Shanghai authorities on Monday reported the first COVID-19 deaths in the latest outbreak in China’s most populous and wealthiest city. All three people who died were elderly, had underlying diseases such as diabetes and hypertension, and had not been vaccinated against the coronavirus, city Health Commission inspector Wu Ganyu said. The deaths raise to 4,641 the number of people that China says have succumbed to the disease since the virus was first detected in Wuhan in late 2019. While China has an overall vaccination rate of around 90%, a low rate among the elderly remains a concern. Only 62% of Shanghai residents over age 60 have been vaccinated.

While highly contagious, the omicron BA.2 variant driving the Shanghai outbreak is less lethal than the previous delta variant. Most of Shanghai’s 25 million residents are being confined to their homes for a third week in a “zero-tolerance” strategy.
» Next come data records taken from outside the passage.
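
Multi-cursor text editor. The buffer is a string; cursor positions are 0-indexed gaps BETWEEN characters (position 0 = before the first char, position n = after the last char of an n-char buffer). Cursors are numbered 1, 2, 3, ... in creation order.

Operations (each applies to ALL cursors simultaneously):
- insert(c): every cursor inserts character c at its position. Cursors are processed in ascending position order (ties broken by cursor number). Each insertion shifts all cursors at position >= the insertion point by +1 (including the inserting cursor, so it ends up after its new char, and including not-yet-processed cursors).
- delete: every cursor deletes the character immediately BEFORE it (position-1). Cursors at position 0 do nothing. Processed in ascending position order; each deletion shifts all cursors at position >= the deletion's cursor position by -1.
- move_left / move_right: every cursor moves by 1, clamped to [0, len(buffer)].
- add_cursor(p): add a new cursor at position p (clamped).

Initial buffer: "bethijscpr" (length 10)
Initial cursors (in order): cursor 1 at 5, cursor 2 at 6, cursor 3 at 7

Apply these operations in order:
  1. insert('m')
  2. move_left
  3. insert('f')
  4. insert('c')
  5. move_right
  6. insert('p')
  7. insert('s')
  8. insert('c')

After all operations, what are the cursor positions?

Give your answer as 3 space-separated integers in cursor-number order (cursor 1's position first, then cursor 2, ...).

After op 1 (insert('m')): buffer="bethimjmsmcpr" (len 13), cursors c1@6 c2@8 c3@10, authorship .....1.2.3...
After op 2 (move_left): buffer="bethimjmsmcpr" (len 13), cursors c1@5 c2@7 c3@9, authorship .....1.2.3...
After op 3 (insert('f')): buffer="bethifmjfmsfmcpr" (len 16), cursors c1@6 c2@9 c3@12, authorship .....11.22.33...
After op 4 (insert('c')): buffer="bethifcmjfcmsfcmcpr" (len 19), cursors c1@7 c2@11 c3@15, authorship .....111.222.333...
After op 5 (move_right): buffer="bethifcmjfcmsfcmcpr" (len 19), cursors c1@8 c2@12 c3@16, authorship .....111.222.333...
After op 6 (insert('p')): buffer="bethifcmpjfcmpsfcmpcpr" (len 22), cursors c1@9 c2@14 c3@19, authorship .....1111.2222.3333...
After op 7 (insert('s')): buffer="bethifcmpsjfcmpssfcmpscpr" (len 25), cursors c1@10 c2@16 c3@22, authorship .....11111.22222.33333...
After op 8 (insert('c')): buffer="bethifcmpscjfcmpscsfcmpsccpr" (len 28), cursors c1@11 c2@18 c3@25, authorship .....111111.222222.333333...

Answer: 11 18 25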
China on Monday said 23,362 people had tested positive for the virus over the previous 24 hours, most of them showing no symptoms and almost all in Shanghai. The city has reported more than 300,000 cases since late March. Shanghai began easing restrictions last week, although officials have warned that the city doesn't have its outbreak under control, reports the AP.

Shanghai, home to China's biggest port and most important stock exchange, appeared unprepared for such a massive undertaking. Residents have run short of food and other daily necessities while enduring lockdown conditions, and tens of thousands put under medical observation have been sequestered in crowded facilities where lights are always on, garbage bins overflow, food is inadequate, and hot showers nonexistent. Anyone who tests positive but has few or no symptoms is required to spend one week in a quarantine facility. While the ruling Communist Party has urged more targeted prevention measures, local officials have routinely adopted stringent regulations, possibly for fear of being fired or penalized over outbreaks in their areas.